But, wait: we have not finished. There is another layer of varnish available to the poet, with a couple of flicks of his word-processor, by means of which he may strengthen his claims to be the right-on, modern American poet, a technique further redolent of The Cantos, that vast and popular[2] primer of illiteracy, the technique of indentation:

Views

Walking, you thumb the remote

to scan news,

watch the weather girl

dance both hands, pivot,

smile, and point to

the other coast.

So what does morning look like?

What does the world.

From this motel:

an anywhere town, across the bay, shining.

Elsewhere mountains.

Miles beyond hills,

the capital cities, their walls behind walls.

Monuments to our lies,

to our self-blinded lives.

Above us now, two fishhawks, cheeping musical shrieks,

the risen sun easing their wingbeats.

Over us all,

daylight’s invisible satellites, shamelessly

bouncing back from space the emptiness we feed them.[3]

Philip Booth

Now it even looks like a poem! In addition to completely arbitrary and superficial line-breaks, we now have a verse-array!

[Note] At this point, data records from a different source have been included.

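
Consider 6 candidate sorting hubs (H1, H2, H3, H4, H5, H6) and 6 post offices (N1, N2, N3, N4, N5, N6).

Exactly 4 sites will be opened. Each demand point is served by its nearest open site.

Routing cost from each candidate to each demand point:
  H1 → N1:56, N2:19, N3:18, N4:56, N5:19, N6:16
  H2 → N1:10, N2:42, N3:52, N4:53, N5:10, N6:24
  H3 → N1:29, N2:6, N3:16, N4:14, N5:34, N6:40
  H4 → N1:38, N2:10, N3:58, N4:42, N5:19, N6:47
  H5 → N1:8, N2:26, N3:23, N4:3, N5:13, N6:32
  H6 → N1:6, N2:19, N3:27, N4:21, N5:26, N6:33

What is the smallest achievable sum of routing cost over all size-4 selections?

Open {H1, H2, H3, H5}.
  N1→H5 8, N2→H3 6, N3→H3 16, N4→H5 3, N5→H2 10, N6→H1 16  ⇒ total 59.
Compare {H1, H3, H5, H6}: total 60.
Compare {H1, H3, H4, H5}: total 62.
No size-4 selection does better; minimum is 59.

59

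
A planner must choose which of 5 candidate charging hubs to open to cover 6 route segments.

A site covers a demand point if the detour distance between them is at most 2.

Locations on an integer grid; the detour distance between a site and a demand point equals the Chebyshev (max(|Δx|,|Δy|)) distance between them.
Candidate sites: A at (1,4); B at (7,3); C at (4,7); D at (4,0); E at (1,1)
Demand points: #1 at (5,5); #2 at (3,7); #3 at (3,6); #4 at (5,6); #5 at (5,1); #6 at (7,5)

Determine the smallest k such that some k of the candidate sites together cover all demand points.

Coverage sets (demand points within 2 of each site):
  A: {#3}
  B: {#1, #5, #6}
  C: {#1, #2, #3, #4}
  D: {#5}
  E: {}
No single site covers all 6 demand points.
But {B, C} covers everything, so the minimum is 2.

2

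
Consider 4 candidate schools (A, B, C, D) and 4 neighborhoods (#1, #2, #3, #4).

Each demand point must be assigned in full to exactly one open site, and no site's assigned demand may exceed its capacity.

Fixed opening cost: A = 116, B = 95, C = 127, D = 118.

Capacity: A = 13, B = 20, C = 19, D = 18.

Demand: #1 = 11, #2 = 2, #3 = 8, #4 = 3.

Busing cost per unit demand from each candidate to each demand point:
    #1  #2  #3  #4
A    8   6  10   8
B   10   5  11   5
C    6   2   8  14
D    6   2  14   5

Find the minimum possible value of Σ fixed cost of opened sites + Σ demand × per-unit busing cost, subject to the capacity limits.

377

Open {B, C}; cheapest assignment that respects the capacities:
  B (cap 20, load 5): #2, #4 — cost 2×5 + 3×5 = 25
  C (cap 19, load 19): #1, #3 — cost 11×6 + 8×8 = 130
  Shipping 155, fixed 222 → total 377.
  Any other capacity-feasible assignment to {B, C} ships for at least 155.
Compare {B, D}: its best feasible assignment gives total 386.
Compare {C, D}: its best feasible assignment gives total 394.
Every other set of open sites that can feasibly serve all demand totals ≥ 386 even under its best assignment. Minimum: 377.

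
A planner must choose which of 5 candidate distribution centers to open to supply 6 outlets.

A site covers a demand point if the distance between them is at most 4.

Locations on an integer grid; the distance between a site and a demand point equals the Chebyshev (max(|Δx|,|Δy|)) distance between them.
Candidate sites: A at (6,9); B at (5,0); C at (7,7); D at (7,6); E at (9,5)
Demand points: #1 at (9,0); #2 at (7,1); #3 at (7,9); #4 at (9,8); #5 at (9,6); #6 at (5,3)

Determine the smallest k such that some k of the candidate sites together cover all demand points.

Coverage sets (demand points within 4 of each site):
  A: {#3, #4, #5}
  B: {#1, #2, #6}
  C: {#3, #4, #5, #6}
  D: {#3, #4, #5, #6}
  E: {#2, #3, #4, #5, #6}
No single site covers all 6 demand points.
But {A, B} covers everything, so the minimum is 2.

2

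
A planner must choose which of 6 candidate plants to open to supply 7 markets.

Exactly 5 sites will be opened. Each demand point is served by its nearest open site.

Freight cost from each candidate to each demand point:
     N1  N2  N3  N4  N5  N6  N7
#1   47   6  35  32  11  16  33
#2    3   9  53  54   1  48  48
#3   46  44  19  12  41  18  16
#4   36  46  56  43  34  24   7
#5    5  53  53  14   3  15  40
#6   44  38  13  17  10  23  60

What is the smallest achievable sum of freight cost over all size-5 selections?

58

Open {#1, #2, #3, #4, #6}.
  N1→#2 3, N2→#1 6, N3→#6 13, N4→#3 12, N5→#2 1, N6→#1 16, N7→#4 7  ⇒ total 58.
Compare {#1, #2, #4, #5, #6}: total 59.
Compare {#2, #3, #4, #5, #6}: total 60.
No size-5 selection does better; minimum is 58.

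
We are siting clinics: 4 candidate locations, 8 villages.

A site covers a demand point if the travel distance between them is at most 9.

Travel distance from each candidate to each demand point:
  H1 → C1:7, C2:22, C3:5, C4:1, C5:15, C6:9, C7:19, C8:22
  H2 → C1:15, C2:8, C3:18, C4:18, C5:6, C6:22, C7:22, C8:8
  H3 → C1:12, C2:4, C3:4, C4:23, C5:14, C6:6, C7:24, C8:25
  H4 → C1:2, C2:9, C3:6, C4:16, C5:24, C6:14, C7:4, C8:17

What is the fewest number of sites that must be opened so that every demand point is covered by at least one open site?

Coverage sets (demand points within 9 of each site):
  H1: {C1, C3, C4, C6}
  H2: {C2, C5, C8}
  H3: {C2, C3, C6}
  H4: {C1, C2, C3, C7}
No 2 sites suffice: every size-2 union leaves at least one demand point uncovered.
But {H1, H2, H4} covers everything, so the minimum is 3.

3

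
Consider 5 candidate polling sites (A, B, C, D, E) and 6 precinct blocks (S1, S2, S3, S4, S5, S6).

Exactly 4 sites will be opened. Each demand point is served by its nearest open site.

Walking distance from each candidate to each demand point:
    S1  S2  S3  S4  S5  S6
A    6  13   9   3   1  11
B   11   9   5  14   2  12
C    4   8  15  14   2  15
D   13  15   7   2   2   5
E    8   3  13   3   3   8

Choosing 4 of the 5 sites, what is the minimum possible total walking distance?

21

Open {B, C, D, E}.
  S1→C 4, S2→E 3, S3→B 5, S4→D 2, S5→B 2, S6→D 5  ⇒ total 21.
Compare {A, B, D, E}: total 22.
Compare {A, C, D, E}: total 22.
No size-4 selection does better; minimum is 21.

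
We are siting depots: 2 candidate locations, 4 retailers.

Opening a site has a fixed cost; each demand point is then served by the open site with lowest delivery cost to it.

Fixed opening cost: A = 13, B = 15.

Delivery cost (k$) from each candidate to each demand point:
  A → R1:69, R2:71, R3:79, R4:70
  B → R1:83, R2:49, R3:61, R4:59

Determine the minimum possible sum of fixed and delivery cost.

266

Open {A, B}: assign each demand point to its cheapest open site.
  R1→A 69, R2→B 49, R3→B 61, R4→B 59
  delivery cost 238, fixed 28 → total 266.
Compare {B}: delivery cost 252 + fixed 15 = 267.
Compare {A}: delivery cost 289 + fixed 13 = 302.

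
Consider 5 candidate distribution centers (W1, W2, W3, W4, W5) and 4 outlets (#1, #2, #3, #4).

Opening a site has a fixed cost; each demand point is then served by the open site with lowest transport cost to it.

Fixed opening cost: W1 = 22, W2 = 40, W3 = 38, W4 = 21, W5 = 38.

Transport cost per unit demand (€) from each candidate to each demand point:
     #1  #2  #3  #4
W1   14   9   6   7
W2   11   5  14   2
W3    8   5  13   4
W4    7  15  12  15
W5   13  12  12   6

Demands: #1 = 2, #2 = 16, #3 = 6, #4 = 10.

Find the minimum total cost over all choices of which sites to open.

Open {W1, W2}: assign each demand point to its cheapest open site.
  #1→W2 2×11=22, #2→W2 16×5=80, #3→W1 6×6=36, #4→W2 10×2=20
  transport cost 158, fixed 62 → total 220.
Compare {W1, W3}: transport cost 172 + fixed 60 = 232.
Compare {W1, W2, W4}: transport cost 150 + fixed 83 = 233.
Compare {W2}: transport cost 206 + fixed 40 = 246.
All other subsets cost ≥ 232. Minimum total cost: 220.

220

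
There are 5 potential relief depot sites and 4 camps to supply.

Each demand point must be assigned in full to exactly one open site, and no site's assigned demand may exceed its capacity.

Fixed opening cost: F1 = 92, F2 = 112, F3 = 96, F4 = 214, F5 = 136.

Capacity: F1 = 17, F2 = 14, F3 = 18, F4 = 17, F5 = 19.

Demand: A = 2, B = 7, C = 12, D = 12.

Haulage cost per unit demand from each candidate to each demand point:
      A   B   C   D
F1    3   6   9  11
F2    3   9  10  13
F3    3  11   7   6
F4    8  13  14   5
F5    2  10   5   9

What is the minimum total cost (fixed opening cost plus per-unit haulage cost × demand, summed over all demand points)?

440

Open {F3, F5}; cheapest assignment that respects the capacities:
  F3 (cap 18, load 14): A, D — cost 2×3 + 12×6 = 78
  F5 (cap 19, load 19): B, C — cost 7×10 + 12×5 = 130
  Shipping 208, fixed 232 → total 440.
  Any other capacity-feasible assignment to {F3, F5} ships for at least 208.
Compare {F1, F5}: its best feasible assignment gives total 496.
Compare {F1, F3, F5}: its best feasible assignment gives total 502.
Every other set of open sites that can feasibly serve all demand totals ≥ 496 even under its best assignment. Minimum: 440.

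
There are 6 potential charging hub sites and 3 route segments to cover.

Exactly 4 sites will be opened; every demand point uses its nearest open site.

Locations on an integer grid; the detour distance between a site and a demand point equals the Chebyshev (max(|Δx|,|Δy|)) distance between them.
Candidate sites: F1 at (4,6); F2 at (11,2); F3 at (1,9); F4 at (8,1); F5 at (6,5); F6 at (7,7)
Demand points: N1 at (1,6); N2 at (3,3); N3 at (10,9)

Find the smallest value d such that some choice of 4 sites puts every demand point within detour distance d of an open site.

Open {F1, F2, F3, F6}.
  Farthest demand point is N1 at detour distance 3 (to F1); all others are ≤ 3.
With {F1, F2, F4, F6} the worst case is 3.
With {F1, F2, F5, F6} the worst case is 3.
No size-4 selection achieves below 3.

3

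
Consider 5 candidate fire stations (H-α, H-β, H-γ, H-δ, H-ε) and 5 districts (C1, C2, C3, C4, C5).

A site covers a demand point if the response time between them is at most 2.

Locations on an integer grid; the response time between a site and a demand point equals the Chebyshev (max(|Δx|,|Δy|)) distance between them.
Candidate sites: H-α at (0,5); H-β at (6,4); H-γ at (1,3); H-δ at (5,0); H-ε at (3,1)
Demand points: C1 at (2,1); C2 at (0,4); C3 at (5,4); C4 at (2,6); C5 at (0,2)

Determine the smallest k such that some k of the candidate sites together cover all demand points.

Coverage sets (demand points within 2 of each site):
  H-α: {C2, C4}
  H-β: {C3}
  H-γ: {C1, C2, C5}
  H-δ: {}
  H-ε: {C1}
No 2 sites suffice: every size-2 union leaves at least one demand point uncovered.
But {H-α, H-β, H-γ} covers everything, so the minimum is 3.

3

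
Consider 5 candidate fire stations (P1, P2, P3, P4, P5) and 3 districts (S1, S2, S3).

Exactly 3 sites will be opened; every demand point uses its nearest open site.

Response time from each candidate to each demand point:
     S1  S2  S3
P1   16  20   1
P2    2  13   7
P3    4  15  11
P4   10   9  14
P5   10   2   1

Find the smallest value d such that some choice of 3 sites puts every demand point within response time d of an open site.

Open {P1, P2, P5}.
  Farthest demand point is S1 at response time 2 (to P2); all others are ≤ 2.
With {P2, P3, P5} the worst case is 2.
With {P2, P4, P5} the worst case is 2.
No size-3 selection achieves below 2.

2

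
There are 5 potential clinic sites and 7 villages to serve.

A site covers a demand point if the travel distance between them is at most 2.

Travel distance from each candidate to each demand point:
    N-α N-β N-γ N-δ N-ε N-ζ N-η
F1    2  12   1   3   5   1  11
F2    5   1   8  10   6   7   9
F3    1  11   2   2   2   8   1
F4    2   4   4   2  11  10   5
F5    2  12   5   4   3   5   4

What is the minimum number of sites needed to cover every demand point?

Coverage sets (demand points within 2 of each site):
  F1: {N-α, N-γ, N-ζ}
  F2: {N-β}
  F3: {N-α, N-γ, N-δ, N-ε, N-η}
  F4: {N-α, N-δ}
  F5: {N-α}
No 2 sites suffice: every size-2 union leaves at least one demand point uncovered.
But {F1, F2, F3} covers everything, so the minimum is 3.

3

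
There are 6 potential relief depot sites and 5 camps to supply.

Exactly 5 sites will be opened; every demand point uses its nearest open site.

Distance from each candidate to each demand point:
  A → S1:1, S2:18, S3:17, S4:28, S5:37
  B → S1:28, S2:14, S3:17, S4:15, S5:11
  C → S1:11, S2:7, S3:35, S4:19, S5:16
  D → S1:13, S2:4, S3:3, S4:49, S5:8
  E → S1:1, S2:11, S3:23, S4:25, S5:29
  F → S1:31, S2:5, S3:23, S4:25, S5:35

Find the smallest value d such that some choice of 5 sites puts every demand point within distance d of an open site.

Open {A, B, C, D, E}.
  Farthest demand point is S4 at distance 15 (to B); all others are ≤ 15.
With {A, B, C, D, F} the worst case is 15.
With {A, B, D, E, F} the worst case is 15.
No size-5 selection achieves below 15.

15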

But I don’t want to be unduly negative about this still-born little slip of a poem. Let it be put back gently in the Museum of Literature whence it came and where it belongs. The point, surely, is that this poet hasn’t even begun to think about the form of the whole, the life that builds up from the line into the verse-paragraph, the suite or sequence, and the work as a whole. I doubt if metre-and-rhyme would improve matters (the mould improve the jelly?), although the extinction of the tedious autobiographical American poetic voice would be a relief (Whitman is the other unfortunate godfather of officially sanctioned American ignorance). On the other hand, the prose-poem is a perfectly valid, muscular yet stream-lined genre that has been too little exploited. Let all such poems be presented as prose. Their shortcomings will be exposed, but a natural weeding-out will leave the best standing beside those of Rimbaud and Baudelaire.

Walt Whitman

Let us have a little less lazy revolution and a little more dedicated apprenticeship.


[1] ‘Views’ by Philip Booth, the daily offering of the Writer’s Almanac for 30-Jan-10, rendered as prose.

[2] Pound hd invtd the txt msg half a century before the mobile phone.

[3] Philip Booth, from Lifelines: Selected Poems 1950-1999, Penguin Group, 1999.